On April 24, 2024, we dismissed WWC, P.C. as our independent registered public accounting firm in connection with the audit of our consolidated financial statements for the fiscal years ended December 31, 2021 and 2022. The audit report of WWC, P.C. on the consolidated financial statements of the Company as of December 31, 2021 and 2022 and for the fiscal years ended December 31, 2021 and 2022 did not contain an adverse opinion or disclaimer of opinion and was not qualified or modified as to uncertainty, audit scope or accounting principles. The decision to change independent registered public accounting firm was recommended and approved by the audit committee and the board of directors of the Company.

 

During the fiscal years ended December 31, 2021 and 2022 and any subsequent interim period (as applicable) preceding the dismissal, there were no disagreements, as defined in Item 16F(a)(1)(iv) of Form 20-F, between us and WWC, P.C. on any matter of accounting matters, accounting principles or practices, financial statement disclosure, or auditing scope or procedure. There were no reportable events as defined in Item 16F(a)(1)(v)(A)-(D) of Form 20-F, other than as disclosed in this Item 16F.

 

On April 24, 2024, we engaged Audit Alliance LLP, as our independent registered public accounting firm for the fiscal year ended December 31, 2023. The engagement of Audit Alliance LLP was approved by our audit committee and the board of directors.

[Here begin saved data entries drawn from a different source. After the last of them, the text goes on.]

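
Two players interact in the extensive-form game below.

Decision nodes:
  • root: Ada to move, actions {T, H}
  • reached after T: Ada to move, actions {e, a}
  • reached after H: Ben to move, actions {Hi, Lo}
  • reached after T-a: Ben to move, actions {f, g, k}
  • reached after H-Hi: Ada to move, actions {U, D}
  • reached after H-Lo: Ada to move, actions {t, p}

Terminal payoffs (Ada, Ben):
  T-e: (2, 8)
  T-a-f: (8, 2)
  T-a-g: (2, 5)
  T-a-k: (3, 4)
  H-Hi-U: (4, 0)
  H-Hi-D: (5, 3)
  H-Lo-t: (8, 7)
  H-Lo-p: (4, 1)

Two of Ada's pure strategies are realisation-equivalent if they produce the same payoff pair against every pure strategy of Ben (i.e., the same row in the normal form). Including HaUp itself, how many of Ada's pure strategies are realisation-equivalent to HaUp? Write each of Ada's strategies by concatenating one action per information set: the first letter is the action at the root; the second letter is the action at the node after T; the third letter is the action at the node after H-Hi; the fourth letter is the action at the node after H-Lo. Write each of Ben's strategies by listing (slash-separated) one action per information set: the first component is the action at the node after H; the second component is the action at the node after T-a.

Row for HaUp (columns Hi/f, Hi/g, Hi/k, Lo/f, Lo/g, Lo/k): (4,0) (4,0) (4,0) (4,1) (4,1) (4,1).
Under HaUp, Ada's choice at the node after T can never be reached regardless of what Ben does, so varying those choices leaves every outcome unchanged.
Holding the reachable choices fixed and varying the unreachable one freely already gives 2 equivalent strategies.
No other strategy reproduces this row, so those 2 are the full class: HeUp, HaUp.

2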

During the fiscal years ended December 31, 2021 and 2022 and any subsequent interim periods (as applicable) prior to the engagement of Audit Alliance LLP, neither we, nor someone on our behalf, have consulted Audit Alliance LLP regarding:

 

a.the application of accounting principles to a specified transaction, either completed or proposed; or the type of audit opinion that might be rendered on our consolidated financial statements, and neither a written report was provided to us or oral advice was provided that Audit Alliance LLP concluded was an important factor considered by us in reaching a decision as to the accounting, auditing or financial reporting issue; or

 

b.any matter that was the subject of a disagreement, or any reportable event as described above.

 

We provided WWC, P.C. and Audit Alliance LLP with a copy of the foregoing disclosure, and requested that each of WWC, P.C. and Audit Alliance LLP furnish us with a letter addressed to the SEC stating whether it agrees with the above statements that relate to them, and if not, stating the respects in which it does not agree. We have received the requested letters from Audit Alliance LLP and WWC, P.C., copies of which are included as Exhibit 15.3 and Exhibit 15.5 to this annual report on Form 20-F.